The video from 1959 is black-and-white and (for whatever reason) has no sound, which may make it that much more effective, since there is no noise or commentary to distract us from the Pope's actions. To watch it, go to: https://www.youtube.com/watch?v=x6JsLf5Dzbg.

It begins with the discs being prepared and shows still scenes of the papal miters, chrism, and balsam waiting at the credence table. Pope John arrives in mozetta. The video then jumps to the Pope, now vested in miter and cope (and falda), who mixes chrism and balsam in a vessel of water, then dips the discs into the mixture, apparently accompanying these actions with various prayers. The ceremony ends with the Pope blessing the congregation from his throne and then departing.

According to the old Catholic Encyclopedia, this blessing took place on the Wednesday of Easter Week. Then, on the Saturday of Easter Week the solemn ceremony of distribution took place, at which the Pope put a packet of newly blessed Agnus Dei discs into the inverted miter of each cardinal and bishop who came up to receive them. Now that would be a really fun video to watch!

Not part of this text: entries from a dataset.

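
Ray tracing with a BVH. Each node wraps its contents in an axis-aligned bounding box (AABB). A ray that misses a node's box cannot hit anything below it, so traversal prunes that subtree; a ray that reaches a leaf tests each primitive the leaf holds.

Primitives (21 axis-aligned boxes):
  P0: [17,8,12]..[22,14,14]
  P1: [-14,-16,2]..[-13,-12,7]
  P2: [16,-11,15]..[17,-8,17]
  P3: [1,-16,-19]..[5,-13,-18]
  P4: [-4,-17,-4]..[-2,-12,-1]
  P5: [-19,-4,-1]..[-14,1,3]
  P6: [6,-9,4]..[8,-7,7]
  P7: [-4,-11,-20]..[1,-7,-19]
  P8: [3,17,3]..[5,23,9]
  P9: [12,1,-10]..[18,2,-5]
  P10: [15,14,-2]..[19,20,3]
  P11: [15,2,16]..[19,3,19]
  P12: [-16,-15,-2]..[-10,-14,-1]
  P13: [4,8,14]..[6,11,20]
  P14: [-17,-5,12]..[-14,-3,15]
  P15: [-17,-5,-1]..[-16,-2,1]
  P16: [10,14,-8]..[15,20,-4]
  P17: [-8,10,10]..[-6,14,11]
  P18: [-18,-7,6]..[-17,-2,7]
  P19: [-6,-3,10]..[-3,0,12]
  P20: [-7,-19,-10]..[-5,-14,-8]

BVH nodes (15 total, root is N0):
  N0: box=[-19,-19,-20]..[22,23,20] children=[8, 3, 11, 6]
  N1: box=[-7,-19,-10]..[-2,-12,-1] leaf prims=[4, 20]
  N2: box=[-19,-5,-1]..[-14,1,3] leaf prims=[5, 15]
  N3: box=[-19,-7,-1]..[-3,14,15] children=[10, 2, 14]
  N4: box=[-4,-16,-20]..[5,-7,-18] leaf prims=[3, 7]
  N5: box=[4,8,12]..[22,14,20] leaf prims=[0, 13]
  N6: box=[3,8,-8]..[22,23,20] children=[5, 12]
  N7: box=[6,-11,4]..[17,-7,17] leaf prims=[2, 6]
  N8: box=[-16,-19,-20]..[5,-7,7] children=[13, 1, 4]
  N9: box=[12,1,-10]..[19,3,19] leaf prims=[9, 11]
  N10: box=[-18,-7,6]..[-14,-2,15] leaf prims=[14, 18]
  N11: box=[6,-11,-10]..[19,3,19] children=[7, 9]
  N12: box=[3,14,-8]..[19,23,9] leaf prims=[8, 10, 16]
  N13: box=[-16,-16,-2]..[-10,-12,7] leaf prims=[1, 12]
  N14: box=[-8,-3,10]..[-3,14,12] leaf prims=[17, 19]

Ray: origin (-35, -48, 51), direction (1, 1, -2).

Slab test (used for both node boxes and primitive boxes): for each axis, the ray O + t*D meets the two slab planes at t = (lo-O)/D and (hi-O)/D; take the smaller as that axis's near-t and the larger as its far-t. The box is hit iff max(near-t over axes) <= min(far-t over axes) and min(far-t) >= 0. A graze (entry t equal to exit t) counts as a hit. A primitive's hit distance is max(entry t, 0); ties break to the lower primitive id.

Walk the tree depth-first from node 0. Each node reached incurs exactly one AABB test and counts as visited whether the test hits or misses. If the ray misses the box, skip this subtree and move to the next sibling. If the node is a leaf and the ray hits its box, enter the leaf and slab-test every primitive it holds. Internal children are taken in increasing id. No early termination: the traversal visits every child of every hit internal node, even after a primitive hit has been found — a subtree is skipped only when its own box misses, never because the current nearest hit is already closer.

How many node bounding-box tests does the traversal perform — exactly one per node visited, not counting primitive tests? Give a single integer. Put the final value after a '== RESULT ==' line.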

It is well known that Pope Saint John XXIII liked the baroque papal liturgy of the pre-conciliar Church, just as he expressed his affection for many of  the more devotional aspects of the old liturgy - like the Last Gospel, for example. He probably enjoyed himself as he performed that ancient ritual that Easter Wednesday in 1959, and from heaven he may still be enjoying our enjoying of him doing it!